L’ultimo progetto di Umberto Riva: una galleria a Roma

Prima di scomparire nell’estate dello scorso anno, l’architetto milanese ha dato vita alla galleria Giustini / Stagetti affidandosi a tre fondamentali: materiali, luce e geometria. Un piccolo spazio dove il design è architettura, e viceversa.

Questo articolo è stato pubblicato in origine su Domus 1071, settembre 2022.

L’ultimo progetto di Umberto Riva (1928-2021), uno dei migliori architetti italiani della sua generazione, è stato la nuova sede della Galleria Giustini / Stagetti a Roma sulla via Gregoriana, strada che nei secoli ha ospitato grandi artisti come Federico Zuccari, Alberto Thorvaldsen e Giovanni Battista Piranesi. Disegnata insieme a Emilio Scarano, suo braccio destro per oltre un decennio, la galleria è un prezioso saggio sulla rivalutazione di uno spazio minimo (45 mq) e oscuro, svolto senza cercare un fugace coup de théâtre, ma affidandosi al sapiente governo di tre fondamentali dell’architettura: materiali, luce e geometria.

Accostando il pavimento in seminato di Carrara a smalti e intonaci di calce dall’alchimia variabile, Riva ha infatti chiesto alla luce di moltiplicare le gradazioni del bianco, in uno spazio che è semplice, ma – grazie a fenditure, diagonali e lievi scarti di sezione – mai banale.

Tra gli ultimi frutti di una carriera durata 60 anni e distintasi per opere a ogni scala, c’è anche una serie di lampade e arredi ideati proprio per la galleria romana, divenuta per Riva – ormai novantenne – un porto di quiete per esercitare la propria inquietudine progettuale. Queste opere rappresentano l’esito di un approccio al design sviluppatosi dentro e fuori i canoni del disegno industriale milanese, parte di una visione artistica in cui pittura, architettura, interni, allestimenti, arredi e oggetti sono i tasselli inseparabili di un unico grande mosaico. Come lui ripeteva spesso: “A volte mi sembra di fare sempre lo stesso progetto”. 

Disegni di studio, vaso Veronese, Barovier & Toso, 1984. Matita su carta da spolvero, 60 x 95 cm. Courtesy of Studio Umberto Riva Milano
Disegni di studio, vaso Veronese, Barovier & Toso, 1984. Matita su carta da spolvero, 60 x 95 cm. Courtesy of Studio Umberto Riva Milano

Così, in questi pezzi concepiti tra il 2018 e il 2021 si rintracciano sia segni stratificati, sia nuove intuizioni risultanti dall’ossessiva interrogazione degli assunti progettuali, delle forme e dei materiali. Innanzitutto il legno: l’intima diffidenza verso l’angolo retto, per esempio, conduce a sagomare gambe trapezoidali simili a schegge incastrate (tavolo To-Tondo), ma anche gambe scavate come scafi in miniatura (tavolo Tav 1).

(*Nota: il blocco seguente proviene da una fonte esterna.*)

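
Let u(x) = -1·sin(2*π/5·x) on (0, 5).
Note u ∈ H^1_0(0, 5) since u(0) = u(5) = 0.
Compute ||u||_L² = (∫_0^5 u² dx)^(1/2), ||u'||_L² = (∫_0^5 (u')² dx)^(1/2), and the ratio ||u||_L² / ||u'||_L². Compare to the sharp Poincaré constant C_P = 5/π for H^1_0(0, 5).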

Sempre tre, numero dispari, dinamico e ‘borrominiano’ (siamo a pochi passi dal San Carlino), ripetuto in molte delle sue lampade, dagli esordi alla Sud-Est, che Riva immaginò come un omaggio a Paul Klee. Anche la libreria Pisa ostenta la sfiducia nella quiete classica, giacendo sghemba su due cerniere a terra per appoggiarsi al muro. Una console di frassino, sagomata come un coltello, trasfigura la mensola in una lama aerodinamica capace di orientare lo spazio: il design è architettura, e viceversa.

Si distingue, infine, la lampada Appesa (erede della Veronese, capolavoro pensato negli anni Ottanta per Barovier&Toso), in cui il vetro soffiato di Murano si arricchisce di una “minuteria da fabbro”, coniugando le lezioni di Carlo Scarpa e Franco Albini, due dei suoi molti riferimenti, reinterpretati in opere personali, eccentriche e anticonformiste. Sempre lo stesso progetto, affrontato ogni giorno in maniera nuova, coltivando l’esercizio del dubbio in un’epoca colma di fragili certezze.